The Blue House brought up the issue of economic polarization in a series titled, “Cold-Hearted Society, Warm-Hearted Society” on its official Web site. I would welcome the campaign if it advocated the eradication of absolute poverty.
However, the Blue House is covertly fanning a sense of relative poverty and relative inequality as it talks about the “absolute poor.” By juxtaposing the elite 20 percent with the hopeless 80 percent, the Blue House highlights the idea that in Korean society only a few winners can survive and the majority of losers cannot. “The economically powerful are 100 times, 1,000 times crueler than the lions in the jungle,” according to the Web site, which calls Korean society “cold-hearted.”
Why does the Roh Moo-hyun Administration stress the issue of relative poverty? Is Korea really such a miserable place to live? Polarization is a fancy word that encapsulates the old saying, “The rich get richer and the poor get poorer.” In the past, the opposition parties used to make attacks over the issue of wealth disparity, but today the president is talking about poverty. Why does he never say that he feels responsible for the economy and distribution structure that have gotten worse throughout his administration?

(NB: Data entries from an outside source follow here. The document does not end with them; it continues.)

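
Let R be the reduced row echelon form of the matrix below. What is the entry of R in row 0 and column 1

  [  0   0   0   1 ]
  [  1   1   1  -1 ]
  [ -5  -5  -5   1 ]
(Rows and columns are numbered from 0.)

1

R1 ↔ R2
  [  1   1   1  -1 ]
  [  0   0   0   1 ]
  [ -5  -5  -5   1 ]
R3 := R3 + 5·R1
  [ 1  1  1  -1 ]
  [ 0  0  0   1 ]
  [ 0  0  0  -4 ]
R3 := R3 + 4·R2
  [ 1  1  1  -1 ]
  [ 0  0  0   1 ]
  [ 0  0  0   0 ]
R1 := R1 + R2
  [ 1  1  1  0 ]
  [ 0  0  0  1 ]
  [ 0  0  0  0 ]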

The problem of relative poverty cannot be resolved even if the government takes the lead in wealth distribution. It is a problem of mentality. If you know that the world is full of things that are more valuable than money, having little money can not be a big problem. You can find happiness by taking the road you like and doing what you are good at. Diversifying values could help eradicate the problem.
Because the sense of relative poverty is literally relative, it can also be resolved if the haves are humble. If the rich behaved prudently instead of showing off, the less well-off wouldn’t feel so deprived. Just as love grows when you share it with others, the problem of poverty can be resolved when the rich voluntarily share their wealth with others.

* The writer is the chief editor of the editorial page of the JoongAng Ilbo.